Background: Mathematical representation plays a crucial role in students’ understanding of probability concepts, particularly in computing chances, which requires coordination among visual, symbolic, and verbal forms. Previous studies indicate that students often rely on procedural calculations without adequately constructing or connecting representations, leading to shallow conceptual understanding. Realistic Mathematics Education (RME) and Mathematics in Context (MiC) tasks offer potential to address this issue by emphasizing contextual modeling and progressive formalization. Aims: This study aims to describe the forms of mathematical representations used by junior high school students and to analyze the interrelationships among visual, symbolic, and verbal representations when solving MiC tasks on computing chances based on RME principles. Method: A qualitative descriptive approach was employed involving 19 eighth-grade students who had participated in RME-based probability instruction.

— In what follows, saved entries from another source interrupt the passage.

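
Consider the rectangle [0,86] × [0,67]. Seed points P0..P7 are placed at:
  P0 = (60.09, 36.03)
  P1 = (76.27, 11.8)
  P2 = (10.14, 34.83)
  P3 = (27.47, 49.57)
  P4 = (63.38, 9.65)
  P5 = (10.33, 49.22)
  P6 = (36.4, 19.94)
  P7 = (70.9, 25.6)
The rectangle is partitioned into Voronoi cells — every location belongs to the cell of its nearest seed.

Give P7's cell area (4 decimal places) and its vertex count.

Area of P7's cell: 495.4388 (4 vertices)

1. box [0,86]×[0,67]: [(0, 0) (86, 0) (86, 67) (0, 67)]
2. ⊥bis P7·P0 via (65.495,30.815): [(35.7632, 0) (86, 0) (86, 52.0671)]  |A|=1307.8407
3. ⊥bis P7·P1 via (73.585,18.7): [(41.9155, 6.3764) (86, 23.5311) (86, 52.0671)]  |A|=628.9976
4. ⊥bis P7·P2 via (40.52,30.215): [(41.9155, 6.3764) (86, 23.5311) (86, 52.0671)]  |A|=628.9976
5. ⊥bis P7·P3 via (49.185,37.585): [(41.9155, 6.3764) (86, 23.5311) (86, 52.0671)]  |A|=628.9976
6. ⊥bis P7·P4 via (67.14,17.625): [(57.2621, 22.2822) (68.805, 16.84) (86, 23.5311) (86, 52.0671)]  |A|=495.4388
7. ⊥bis P7·P5 via (40.615,37.41): [(57.2621, 22.2822) (68.805, 16.84) (86, 23.5311) (86, 52.0671)]  |A|=495.4388
8. ⊥bis P7·P6 via (53.65,22.77): [(57.2621, 22.2822) (68.805, 16.84) (86, 23.5311) (86, 52.0671)]  |A|=495.4388
9. canonical 4-gon: [(57.2621, 22.2822) (68.805, 16.84) (86, 23.5311) (86, 52.0671)]
10. shoelace: 495.4388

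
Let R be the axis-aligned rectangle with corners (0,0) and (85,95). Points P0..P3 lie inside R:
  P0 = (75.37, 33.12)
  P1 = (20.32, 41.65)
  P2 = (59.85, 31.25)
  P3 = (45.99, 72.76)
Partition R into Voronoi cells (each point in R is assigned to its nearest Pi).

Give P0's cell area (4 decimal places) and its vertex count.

1. box [0,85]×[0,95]: [(0, 0) (85, 0) (85, 95) (0, 95)]
2. ⊥bis P0·P1 via (47.845,37.385): [(42.0522, 0) (85, 0) (85, 95) (56.7724, 95)]  |A|=3380.8296
3. ⊥bis P0·P2 via (67.61,32.185): [(71.488, 0) (85, 0) (85, 95) (60.0414, 95)]  |A|=1827.3535
4. ⊥bis P0·P3 via (60.68,52.94): [(64.7461, 55.9537) (71.488, 0) (85, 0) (85, 70.9653)]  |A|=1096.6853
5. canonical 4-gon: [(64.7461, 55.9537) (71.488, 0) (85, 0) (85, 70.9653)]
6. shoelace: 1096.6853

Area of P0's cell: 1096.6853 (4 vertices)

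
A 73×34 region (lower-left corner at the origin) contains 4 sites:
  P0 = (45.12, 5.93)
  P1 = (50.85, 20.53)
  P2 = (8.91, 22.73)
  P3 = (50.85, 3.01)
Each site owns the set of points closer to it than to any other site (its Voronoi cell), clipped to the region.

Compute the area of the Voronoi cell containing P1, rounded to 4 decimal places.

1. box [0,73]×[0,34]: [(0, 0) (73, 0) (73, 34) (0, 34)]
2. ⊥bis P1·P0 via (47.985,13.23): [(0, 32.0625) (73, 3.4125) (73, 34) (0, 34)]  |A|=1187.1647
3. ⊥bis P1·P2 via (29.88,21.63): [(29.8135, 20.3617) (73, 3.4125) (73, 34) (30.5289, 34)]  |A|=950.1015
4. ⊥bis P1·P3 via (50.85,11.77): [(29.8135, 20.3617) (51.7051, 11.77) (73, 11.77) (73, 34) (30.5289, 34)]  |A|=861.115
5. canonical 5-gon: [(29.8135, 20.3617) (51.7051, 11.77) (73, 11.77) (73, 34) (30.5289, 34)]
6. shoelace: 861.115

Area of P1's cell: 861.1150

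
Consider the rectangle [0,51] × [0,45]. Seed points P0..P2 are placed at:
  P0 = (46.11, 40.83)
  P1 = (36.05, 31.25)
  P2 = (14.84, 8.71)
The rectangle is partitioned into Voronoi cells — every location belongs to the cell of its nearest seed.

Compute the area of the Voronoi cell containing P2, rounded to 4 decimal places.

Area of P2's cell: 1025.1298

1. box [0,51]×[0,45]: [(0, 0) (51, 0) (51, 45) (0, 45)]
2. ⊥bis P2·P0 via (30.475,24.77): [(0, 0) (51, 0) (51, 4.7882) (9.6951, 45) (0, 45)]  |A|=1464.5269
3. ⊥bis P2·P1 via (25.445,19.98): [(0, 43.9236) (0, 0) (46.6779, 0)]  |A|=1025.1298
4. canonical 3-gon: [(0, 43.9236) (0, 0) (46.6779, 0)]
5. shoelace: 1025.1298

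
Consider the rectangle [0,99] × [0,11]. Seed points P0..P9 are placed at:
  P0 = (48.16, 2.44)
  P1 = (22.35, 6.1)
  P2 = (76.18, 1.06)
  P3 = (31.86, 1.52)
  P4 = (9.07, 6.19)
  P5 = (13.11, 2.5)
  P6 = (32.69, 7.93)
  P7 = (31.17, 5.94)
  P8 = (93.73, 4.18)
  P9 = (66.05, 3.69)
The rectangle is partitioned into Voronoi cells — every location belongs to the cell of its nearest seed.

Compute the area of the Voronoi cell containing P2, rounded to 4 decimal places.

Area of P2's cell: 137.6834

1. box [0,99]×[0,11]: [(0, 0) (99, 0) (99, 11) (0, 11)]
2. ⊥bis P2·P0 via (62.17,1.75): [(62.0838, 0) (99, 0) (99, 11) (62.6256, 11)]  |A|=403.0984
3. ⊥bis P2·P1 via (49.265,3.58): [(62.0838, 0) (99, 0) (99, 11) (62.6256, 11)]  |A|=403.0984
4. ⊥bis P2·P3 via (54.02,1.29): [(62.0838, 0) (99, 0) (99, 11) (62.6256, 11)]  |A|=403.0984
5. ⊥bis P2·P4 via (42.625,3.625): [(62.0838, 0) (99, 0) (99, 11) (62.6256, 11)]  |A|=403.0984
6. ⊥bis P2·P5 via (44.645,1.78): [(62.0838, 0) (99, 0) (99, 11) (62.6256, 11)]  |A|=403.0984
7. ⊥bis P2·P6 via (54.435,4.495): [(62.0838, 0) (99, 0) (99, 11) (62.6256, 11)]  |A|=403.0984
8. ⊥bis P2·P7 via (53.675,3.5): [(62.0838, 0) (99, 0) (99, 11) (62.6256, 11)]  |A|=403.0984
9. ⊥bis P2·P8 via (84.955,2.62): [(62.0838, 0) (85.4208, 0) (83.4652, 11) (62.6256, 11)]  |A|=242.9714
10. ⊥bis P2·P9 via (71.115,2.375): [(70.4984, 0) (85.4208, 0) (83.4652, 11) (73.3543, 11)]  |A|=137.6834
11. canonical 4-gon: [(70.4984, 0) (85.4208, 0) (83.4652, 11) (73.3543, 11)]
12. shoelace: 137.6834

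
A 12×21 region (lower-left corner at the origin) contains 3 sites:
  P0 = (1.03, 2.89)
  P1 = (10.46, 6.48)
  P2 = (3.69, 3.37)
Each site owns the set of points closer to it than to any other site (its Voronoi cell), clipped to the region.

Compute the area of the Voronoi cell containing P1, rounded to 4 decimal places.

1. box [0,12]×[0,21]: [(0, 0) (12, 0) (12, 21) (0, 21)]
2. ⊥bis P1·P0 via (5.745,4.685): [(0, 19.7756) (7.5286, 0) (12, 0) (12, 21) (0, 21)]  |A|=177.5588
3. ⊥bis P1·P2 via (7.075,4.925): [(0, 20.3262) (9.3374, 0) (12, 0) (12, 21) (0, 21)]  |A|=157.1026
4. canonical 5-gon: [(0, 20.3262) (9.3374, 0) (12, 0) (12, 21) (0, 21)]
5. shoelace: 157.1026

Area of P1's cell: 157.1026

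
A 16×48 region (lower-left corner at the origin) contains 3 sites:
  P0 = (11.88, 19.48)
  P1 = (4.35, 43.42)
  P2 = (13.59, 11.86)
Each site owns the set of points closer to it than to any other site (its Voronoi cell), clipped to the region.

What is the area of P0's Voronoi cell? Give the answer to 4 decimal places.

Area of P0's cell: 268.9025

1. box [0,16]×[0,48]: [(0, 0) (16, 0) (16, 48) (0, 48)]
2. ⊥bis P0·P1 via (8.115,31.45): [(0, 28.8975) (0, 0) (16, 0) (16, 33.9301)]  |A|=502.6213
3. ⊥bis P0·P2 via (12.735,15.67): [(0, 28.8975) (0, 12.8121) (16, 16.4027) (16, 33.9301)]  |A|=268.9025
4. canonical 4-gon: [(0, 28.8975) (0, 12.8121) (16, 16.4027) (16, 33.9301)]
5. shoelace: 268.9025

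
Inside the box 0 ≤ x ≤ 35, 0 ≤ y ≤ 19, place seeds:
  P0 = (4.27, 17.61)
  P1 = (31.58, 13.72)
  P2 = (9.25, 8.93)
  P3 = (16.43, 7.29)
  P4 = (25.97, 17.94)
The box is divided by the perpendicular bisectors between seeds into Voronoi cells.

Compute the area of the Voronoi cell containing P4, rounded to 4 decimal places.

Area of P4's cell: 77.6482

1. box [0,35]×[0,19]: [(0, 0) (35, 0) (35, 19) (0, 19)]
2. ⊥bis P4·P0 via (15.12,17.775): [(15.3903, 0) (35, 0) (35, 19) (15.1014, 19)]  |A|=375.329
3. ⊥bis P4·P1 via (28.775,15.83): [(15.3903, 0) (16.8672, 0) (31.1596, 19) (15.1014, 19)]  |A|=166.5835
4. ⊥bis P4·P2 via (17.61,13.435): [(15.1156, 18.0639) (21.5181, 6.1827) (31.1596, 19) (15.1014, 19)]  |A|=105.8231
5. ⊥bis P4·P3 via (21.2,12.615): [(15.1156, 18.0653) (24.2807, 9.8554) (31.1596, 19) (15.1014, 19)]  |A|=77.6482
6. canonical 4-gon: [(15.1156, 18.0653) (24.2807, 9.8554) (31.1596, 19) (15.1014, 19)]
7. shoelace: 77.6482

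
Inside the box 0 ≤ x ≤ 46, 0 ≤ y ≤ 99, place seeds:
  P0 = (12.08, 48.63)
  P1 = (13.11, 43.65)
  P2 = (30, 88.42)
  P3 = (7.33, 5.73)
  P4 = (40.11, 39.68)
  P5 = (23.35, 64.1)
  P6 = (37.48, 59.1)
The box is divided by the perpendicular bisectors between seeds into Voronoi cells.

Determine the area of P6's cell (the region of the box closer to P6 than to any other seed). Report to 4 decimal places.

1. box [0,46]×[0,99]: [(0, 0) (46, 0) (46, 99) (0, 99)]
2. ⊥bis P6·P0 via (24.78,53.865): [(46, 2.3857) (46, 99) (6.1751, 99)]  |A|=1923.825
3. ⊥bis P6·P1 via (25.295,51.375): [(26.7569, 49.0691) (46, 18.716) (46, 99) (6.1751, 99)]  |A|=1766.702
4. ⊥bis P6·P2 via (33.74,73.76): [(18.2121, 69.7986) (26.7569, 49.0691) (46, 18.716) (46, 76.8877)]  |A|=878.004
5. ⊥bis P6·P3 via (22.405,32.415): [(18.2121, 69.7986) (26.7569, 49.0691) (45.635, 19.2918) (46, 19.0856) (46, 76.8877)]  |A|=877.9366
6. ⊥bis P6·P4 via (38.795,49.39): [(18.2121, 69.7986) (26.7569, 49.0691) (27.5214, 47.8632) (46, 50.3658) (46, 76.8877)]  |A|=585.5824
7. ⊥bis P6·P5 via (30.415,61.6): [(34.8149, 74.0342) (26.3393, 50.0821) (26.7569, 49.0691) (27.5214, 47.8632) (46, 50.3658) (46, 76.8877)]  |A|=404.6958
8. canonical 6-gon: [(34.8149, 74.0342) (26.3393, 50.0821) (26.7569, 49.0691) (27.5214, 47.8632) (46, 50.3658) (46, 76.8877)]
9. shoelace: 404.6958

Area of P6's cell: 404.6958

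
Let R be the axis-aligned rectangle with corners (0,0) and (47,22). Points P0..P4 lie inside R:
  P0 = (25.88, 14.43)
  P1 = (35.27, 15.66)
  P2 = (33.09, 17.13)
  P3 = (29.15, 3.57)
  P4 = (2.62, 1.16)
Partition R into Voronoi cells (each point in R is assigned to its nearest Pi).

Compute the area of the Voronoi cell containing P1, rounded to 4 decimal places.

Area of P1's cell: 217.0669

1. box [0,47]×[0,22]: [(0, 0) (47, 0) (47, 22) (0, 22)]
2. ⊥bis P1·P0 via (30.575,15.045): [(32.5458, 0) (47, 0) (47, 22) (29.664, 22)]  |A|=349.6932
3. ⊥bis P1·P2 via (34.18,16.395): [(31.0133, 11.6988) (32.5458, 0) (47, 0) (47, 22) (37.9595, 22)]  |A|=306.9662
4. ⊥bis P1·P3 via (32.21,9.615): [(31.0133, 11.6988) (31.2207, 10.1158) (47, 2.1283) (47, 22) (37.9595, 22)]  |A|=217.0669
5. ⊥bis P1·P4 via (18.945,8.41): [(31.0133, 11.6988) (31.2207, 10.1158) (47, 2.1283) (47, 22) (37.9595, 22)]  |A|=217.0669
6. canonical 5-gon: [(31.0133, 11.6988) (31.2207, 10.1158) (47, 2.1283) (47, 22) (37.9595, 22)]
7. shoelace: 217.0669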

Data were collected through MiC computing chances tests adapted from Holt et al. and analyzed using the Miles and Huberman model, encompassing data reduction, data display, and conclusion drawing. This percentage is obtained from the rubric score on students' written responses per item which is then averaged. Results: The results showed that visual representation achieved the highest level (60%), followed by symbolic representation (54%), while verbal representation was the weakest (48%). Visual models functioned effectively as model-of contexts, and symbolic representations developed through progressive formalization; however, integration among representations was not optimal due to limited verbal explanation. Conclusion: RME-based MiC tasks effectively support the development of students’ visual and symbolic representations in probability learning. Nevertheless, strengthening students’ verbal representation and reflective communication is essential to enhance the coherence and meaningful integration of multiple mathematical representations.